Economic forecasters predict that 2010 will be the first year since 2005 for housing to contribute to the growth of the U.S. economy, according to a survey released by the National Association for Business Economics.
Home prices are expected to rise 2 percent next year, but forecasters don’t believe the increase in prices will discourage homebuyers.
More than 80 percent of economists surveyed by the NABE think the recession is over and recovery has begun, but they expect the expansion to be slow because unemployment persists.
Bank of America could collect about $6 billion if it meets the deadline set by the federal government to help struggling borrowers for the Making Home Affordable program.
But the Treasury Department released a report last week that showed that only 11 percent, about 95,000, of Bank of America’s delinquent borrowers who are potentially eligible for the program have been given a loan modification. That puts Bank of America at the bottom of the list of major banks involved in the program.
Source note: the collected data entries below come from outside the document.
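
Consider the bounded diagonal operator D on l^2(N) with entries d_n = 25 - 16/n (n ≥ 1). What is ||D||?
||D|| = 25

For a diagonal operator on l^2 with entries d_n, ||D|| = sup_n |d_n|. Here d_1 = 9, d_2 = 17, ..., and d_n = 25 - 16/n increases monotonically toward 25. All terms lie in [9, 25), so |d_n| = d_n and the supremum is the limit 25, which is not attained by any individual d_n. Hence ||D|| = 25.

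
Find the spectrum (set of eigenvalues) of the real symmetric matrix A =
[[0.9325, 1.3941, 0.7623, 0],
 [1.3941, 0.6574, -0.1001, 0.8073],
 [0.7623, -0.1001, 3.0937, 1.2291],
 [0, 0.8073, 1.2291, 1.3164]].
sigma(A) ≈ {-1, 1, 2, 4}

A is real symmetric, so its spectrum consists of real eigenvalues. Expanding the characteristic polynomial of the displayed matrix gives
  det(λ I - A) = p(λ) = λ^4 + (-6)λ^3 + (7)λ^2 + (6)λ + (-8).
Solving p(λ) = 0 yields eigenvalues ≈ -1, 1, 2, 4. (A is shown rounded to 4 decimals, so these recover the underlying integer eigenvalues to within that precision.)
Verification: the trace of A = 6 equals the sum of eigenvalues 6, and det(A) ≈ -8.0003 matches the eigenvalue product -8.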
“We’re sure working hard,” said Ken Scheller, senior vice president for home retention at Bank of America, when asked about his company’s low success rate. “We don’t want to be down there.”
There appear to be multiple problems, not the least of which is that many of the employees handling the modifications are completely new to the business. Angry investors complicate the issue, with 15 percent of them demanding that the bank get their approval for every single case.
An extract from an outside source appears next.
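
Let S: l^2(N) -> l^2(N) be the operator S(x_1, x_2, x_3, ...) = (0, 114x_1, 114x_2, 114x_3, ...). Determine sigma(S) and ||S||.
sigma(S) = closed disk {z in C : |z| ≤ 114}; ||S|| = 114

Note S = 114·U where U is the unit right shift (U x)_k = x_{k-1} (with x_0 := 0); so ||S|| = 114||U|| and sigma(S) = 114·sigma(U). ||S x||^2 = sum_{k≥1} |114x_k|^2 = 12996||x||^2, so ||S|| = 114 and sigma(S) ⊂ {|z| ≤ 114}. For any |lambda| < 114, the equation (S - lambda I) x = 0 forces x_1 = 0, then 114x_k = lambda x_{k+1} ⇒ x = 0, so S has no eigenvalues. But (S - lambda I) is not surjective for |lambda| < 114: solving (S - lambda I) x = e_1 would require x_n proportional to (lambda/114)^(-n), which is not in l^2. So every |lambda| < 114 lies in the residual spectrum. The boundary |lambda| = 114 is in the approximate point spectrum (the spectrum is closed). Hence sigma(S) is the closed disk of radius 114.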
Young people just starting to invest and buying their first homes are potentially the winners in this recession.
First-time homebuyers, most between the ages of 25 and 45, accounted for about 45 percent of home sales from January through July 2009, according to the National Association of REALTORS®
“This is a historic time,” says George Jaramillo, a 35-year-old business analyst in Atlanta, who recently bought three homes, two of them foreclosures. “It’s a great opportunity to make some great gains in the future.”
A study by investment company T. Rowe Price points out that investing when prices are low can result in amazing gains. For instance, between 1970 and 1990, the annualized rate of return for the S&P 500 was 11.5 percent.
“We need to be shouting from the rooftops that this is not the time to get out of the market if you’re young,” says Christine Fahlund, a senior financial planner with T. Rowe Price. “This is the time to be in the market.”
The IRS is cracking down on people who don’t qualify for the first-time homebuyer tax credit but try to claim it anyway.
The IRS says it is investigating 24 cases of people who falsely claimed the first-time homebuyer credit on their federal income tax returns. Getting caught making a false claim carries a penalty of up to three years in jail and a fine of as much as $250,000.
The First-Time Homebuyer Credit, enacted in 2008 and modified in 2009, provides up to $8,000 for first-time homebuyers. The purchaser must be someone who has not owned a primary residence in the previous three years. If the taxpayer is married, this requirement also applies to the taxpayer’s spouse.
The home purchase must close before Dec. 1, and the credit may not be claimed on the purchaser’s tax return until after the taxpayer closes and has purchased the home.
While most people think the worst of the housing crisis is over, there are some skeptics who predict that the industry will face further serious challenges.
A new analysis compares the cost of renting to the cost of buying and concludes that they are now close to equal. It also predicts that because of persistent joblessness there will be fewer buyers and more renters in the future.
The study, released Thursday by two think tanks — the Center for Economic and Policy Research (CEPR) and the National Low Income Housing Coalition (NLIHC) — also says current home owners with mortgages will remain underwater for “some time,” increasing the likelihood that foreclosures will continue.
“In communities where foreclosure remains a problem, home owners should be given the opportunity to remain in their homes as renters paying the fair-market rent,” says Dean Baker, Co-Director of CEPR and an author of the study.